Leveraging forward design and advanced manufacturing systems, we integrate lightweight structures with self-developed high-performance components and digital precision assembly. This synergy enables a repetitive positioning accuracy of ±0.02mm for our high-speed SCARA robots and ±0.05mm for our Parallel robots, forming a comprehensive product matrix that spans 2 to 6-DOF Parallel robots, high-speed SCARA robots, and heavy-duty cobots.

Our proprietary Integrated Drive-Control Motion System consists of the AtomMotion Control Platform and a high-speed integrated controller, enabling full closed-loop control from trajectory planning to execution. By integrating advanced algorithms for dynamic tracking and vibration suppression, and utilizing FPGA-based hardware for three-loop control, the system achieves a 80% reduction in hardware volume and a 20% decrease in power consumption while ensuring exceptional real-time performance and control precision.

To address the challenges of trajectory accuracy, vibration suppression, and multi-joint coordination during high-speed motion, we have integrated high-order spline planning with jerk constraints. By combining input shaping-based adaptive vibration suppression with a control strategy that merges feedback and coupling-aware feedforward control, we have achieved rapid stabilization, precision trajectory tracking, and smooth dynamic response under high-speed and high-payload conditions.

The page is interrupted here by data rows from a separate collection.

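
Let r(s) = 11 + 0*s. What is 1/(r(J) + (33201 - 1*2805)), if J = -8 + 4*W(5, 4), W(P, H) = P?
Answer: 1/30407 ≈ 3.2887e-5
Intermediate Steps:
J = 12 (J = -8 + 4*5 = -8 + 20 = 12)
r(s) = 11 (r(s) = 11 + 0 = 11)
1/(r(J) + (33201 - 1*2805)) = 1/(11 + (33201 - 1*2805)) = 1/(11 + (33201 - 2805)) = 1/(11 + 30396) = 1/30407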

The AtomVision full-stack AI vision platform leverages 2D/3D perception and deep learning to deliver end-to-end visual capabilities, encompassing recognition, localization, guidance, and inspection. It is compatible with mainstream camera brands both domestically and internationally. The platform's algorithms are encapsulated as standardized functional modules, supporting seamless integration with the AtomMotion programming environment, which significantly reduces deployment complexity.

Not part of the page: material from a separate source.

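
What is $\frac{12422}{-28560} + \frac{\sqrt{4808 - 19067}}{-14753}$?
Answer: $- \frac{6211}{14280} - \frac{7 i \sqrt{291}}{14753} \approx -0.43494 - 0.008094 i$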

Built upon a deep understanding of high-speed sorting and precision assembly scenarios, we have optimized the magnetic circuit and pole-slot configuration. By utilizing compact windings and high-thermal-conductivity encapsulation, we have significantly increased torque and power density within a limited volume. Combined with optimized housing thermal management, the motor ensures sustained and stable operation under high loads, providing the powerhouse required for smooth, precise, and highly dynamic response throughout the entire motion cycle.